The Mightstone and the Weakstone were key in regards to opening a portal to Phyrexia, awakening guardian golems, taming Dragon Engines, and killing Tocasia. The brothers, while fighting for these stones wage a decades long war that eventually leads to Urza using the Golgothian Sylex, which causes an explosion which kills Mishra, decimates the armies of the brothers and ignites Urza’s Planeswalker spark. The Mightstone and Weakstone fused to Urza to become his eyes, and eventually were the key to finishing the legacy, which was Karn, and also ended up triggering his Planeswalking spark as well.
Yes, it was a weird and convoluted story that my short recap did no justice in really recapping, but old Magic set design was even weirder. These powerful storyline artifacts for the most part sucked when it came to game play. The Stones were a mirrored pair, the Mightstone gave attackers a +1/+0 bonus and the Weakstone did the opposite. The Golgothian Sylex destroyed cards from the Antiquities expansion, and this was a card style that say print in other sets as well. Cards like City in a Bottle and Apocalypse Chime (who thought cards from Homelands needed to be hosed?) were printed and I can’t imagine what these cards would do in modern Magic design.

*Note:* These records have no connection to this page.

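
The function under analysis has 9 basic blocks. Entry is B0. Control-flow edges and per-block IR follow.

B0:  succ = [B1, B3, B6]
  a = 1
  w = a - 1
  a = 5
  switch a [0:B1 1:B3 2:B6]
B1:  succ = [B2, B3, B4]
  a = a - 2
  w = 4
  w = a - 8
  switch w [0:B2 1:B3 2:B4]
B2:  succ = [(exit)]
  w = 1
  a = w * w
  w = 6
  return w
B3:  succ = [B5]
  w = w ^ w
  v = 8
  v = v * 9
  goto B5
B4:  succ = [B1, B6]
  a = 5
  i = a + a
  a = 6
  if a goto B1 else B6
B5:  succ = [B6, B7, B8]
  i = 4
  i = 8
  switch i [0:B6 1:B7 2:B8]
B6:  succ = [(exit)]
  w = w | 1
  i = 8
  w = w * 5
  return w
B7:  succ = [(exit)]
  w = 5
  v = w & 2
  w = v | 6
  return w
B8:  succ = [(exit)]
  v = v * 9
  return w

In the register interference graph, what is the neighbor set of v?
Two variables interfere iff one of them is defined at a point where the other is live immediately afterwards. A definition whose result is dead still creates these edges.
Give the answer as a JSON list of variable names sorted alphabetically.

Block summaries:
  B0 def {a,w} use ∅
  B1 def {a,w} use {a}
  B2 def {a,w} use ∅
  B3 def {v,w} use {w}
  B4 def {a,i} use ∅
  B5 def {i} use ∅
  B6 def {i,w} use {w}
  B7 def {v,w} use ∅
  B8 def {v} use {v,w}

Liveness:
  live B0: ∅→{a,w}
  live B1: {a}→{w}
  live B2: ∅→∅
  live B3: {w}→{v,w}
  live B4: {w}→{a,w}
  live B5: {v,w}→{v,w}
  live B6: {w}→∅
  live B7: ∅→∅
  live B8: {v,w}→∅

Interfere edges:
  a↔{w}
  i↔{v,w}
  v↔{i,w}
  w↔{a,i,v}

N(v) = ["i", "w"]

Answer: ["i", "w"]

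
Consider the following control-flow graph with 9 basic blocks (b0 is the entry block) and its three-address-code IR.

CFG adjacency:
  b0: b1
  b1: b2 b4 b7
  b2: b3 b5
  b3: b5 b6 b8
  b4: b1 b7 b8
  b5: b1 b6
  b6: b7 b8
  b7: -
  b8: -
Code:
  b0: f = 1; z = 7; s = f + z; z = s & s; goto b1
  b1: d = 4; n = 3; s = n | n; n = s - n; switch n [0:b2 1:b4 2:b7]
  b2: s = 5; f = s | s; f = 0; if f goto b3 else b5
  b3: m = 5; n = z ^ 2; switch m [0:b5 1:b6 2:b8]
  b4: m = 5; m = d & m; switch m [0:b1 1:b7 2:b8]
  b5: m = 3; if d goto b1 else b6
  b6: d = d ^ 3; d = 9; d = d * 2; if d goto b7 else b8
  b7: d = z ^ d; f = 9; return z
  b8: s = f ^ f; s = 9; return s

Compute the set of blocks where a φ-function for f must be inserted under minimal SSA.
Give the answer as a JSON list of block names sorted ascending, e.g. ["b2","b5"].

idom tree: b1←b0 b2←b1 b3←b2 b4←b1 b5←b2 b6←b2 b7←b1 b8←b1
Dom∩ at merges:
  b1: preds {b0,b4,b5}: {b0} ∩ {b0,b1,b4} ∩ {b0,b1,b2,b5} = {b0}; idom=b0
  b5: preds {b2,b3}: {b0,b1,b2} ∩ {b0,b1,b2,b3} = {b0,b1,b2}; idom=b2
  b6: preds {b3,b5}: {b0,b1,b2,b3} ∩ {b0,b1,b2,b5} = {b0,b1,b2}; idom=b2
  b7: preds {b1,b4,b6}: {b0,b1} ∩ {b0,b1,b4} ∩ {b0,b1,b2,b6} = {b0,b1}; idom=b1
  b8: preds {b3,b4,b6}: {b0,b1,b2,b3} ∩ {b0,b1,b4} ∩ {b0,b1,b2,b6} = {b0,b1}; idom=b1

DF walk-up:
  join b1 pred b0: · stop@b0
  join b1 pred b4: b4→b1 stop@b0
  join b1 pred b5: b5→b2→b1 stop@b0
  join b5 pred b2: · stop@b2
  join b5 pred b3: b3 stop@b2
  join b6 pred b3: b3 stop@b2
  join b6 pred b5: b5 stop@b2
  join b7 pred b1: · stop@b1
  join b7 pred b4: b4 stop@b1
  join b7 pred b6: b6→b2 stop@b1
  join b8 pred b3: b3→b2 stop@b1
  join b8 pred b4: b4 stop@b1
  join b8 pred b6: b6→b2 stop@b1
  b0: DF=∅
  b1: DF={b1}
  b2: DF={b1,b7,b8}
  b3: DF={b5,b6,b8}
  b4: DF={b1,b7,b8}
  b5: DF={b1,b6}
  b6: DF={b7,b8}
  b7: DF=∅
  b8: DF=∅

φ for f: defs {b0,b2,b7}
  DF⁺ = {b1,b7,b8}

Answer: ["b1", "b7", "b8"]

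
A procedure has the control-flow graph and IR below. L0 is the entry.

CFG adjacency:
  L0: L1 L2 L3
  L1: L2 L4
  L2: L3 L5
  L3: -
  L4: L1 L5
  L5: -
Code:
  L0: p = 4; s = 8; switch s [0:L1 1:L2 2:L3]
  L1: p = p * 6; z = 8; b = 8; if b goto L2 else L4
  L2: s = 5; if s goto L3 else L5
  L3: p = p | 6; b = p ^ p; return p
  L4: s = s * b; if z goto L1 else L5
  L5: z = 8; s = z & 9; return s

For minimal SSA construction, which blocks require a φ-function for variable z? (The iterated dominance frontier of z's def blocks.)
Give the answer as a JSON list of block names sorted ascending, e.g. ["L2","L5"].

Answer: ["L1", "L2", "L3", "L5"]

Working:
idom tree: L1←L0 L2←L0 L3←L0 L4←L1 L5←L0
Join-block Dom:
  L1: preds {L0,L4}: {L0} ∩ {L0,L1,L4} = {L0}; idom=L0
  L2: preds {L0,L1}: {L0} ∩ {L0,L1} = {L0}; idom=L0
  L3: preds {L0,L2}: {L0} ∩ {L0,L2} = {L0}; idom=L0
  L5: preds {L2,L4}: {L0,L2} ∩ {L0,L1,L4} = {L0}; idom=L0

DF walk-up:
  join L1 pred L0: · stop@L0
  join L1 pred L4: L4→L1 stop@L0
  join L2 pred L0: · stop@L0
  join L2 pred L1: L1 stop@L0
  join L3 pred L0: · stop@L0
  join L3 pred L2: L2 stop@L0
  join L5 pred L2: L2 stop@L0
  join L5 pred L4: L4→L1 stop@L0
  L0: DF=∅
  L1: DF={L1,L2,L5}
  L2: DF={L3,L5}
  L3: DF=∅
  L4: DF={L1,L5}
  L5: DF=∅

φ for z: defs {L1,L5}
  DF⁺ = {L1,L2,L3,L5}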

This Mono Blue deck from WotC_Writer_RaphaelL features 30 creatures, all of which are artifacts. In fact, outside of Metallic Mimic, this is Construct tribal list. We have Bomat Courier, which I believe fills a different role in this deck as opposed to its inclusion in something like Mono Red. Yes it’s still the same creature, but this deck really wants to activate it, that way in the late game we can flood the board and really take the best advantage of The Antiquities War. Chief of the Foundry gives all of our artifacts +1/+1, while Foundry Inspector reduces the cost of our artifact spells by one. Merchant’s Dockhand is a really sweet one here. The one drop has a sweet ability that for four mana and some untapped artifacts can help us find cards that we need. Metallic Mimic, set to constructs, naturally, makes our creatures bigger. Scrap Trawler, an MVP in the Modern Krark-Clan Ironworks combo deck, is a lot more fair here. It just gives us a bit of recursion, making it a bit hard for our constructs to be dealt with forever. Scrapheap Scrounger can come back from the yard, and Walking Ballista, as mentioned before, is just one of the best creatures printed. With multiple copies of Foundry Inspector it is even better!
The other 8 non land cards in the deck are Karn, Scion of Urza, and finally I’ve seen a deck that takes the best advantage of the Planeswalker’s -2 ability. Karn, when it is minused should be making a rather large Construct. The namesake card of the deck, The Antiquities War should find us two artifacts after its first two chapters, and the last ability should finish the game, when your team of constructs becomes super sized!
This is a fairly unique deck, and I am super glad that it exists. I’m not sure how good it is, but it is exciting to see something like it in action!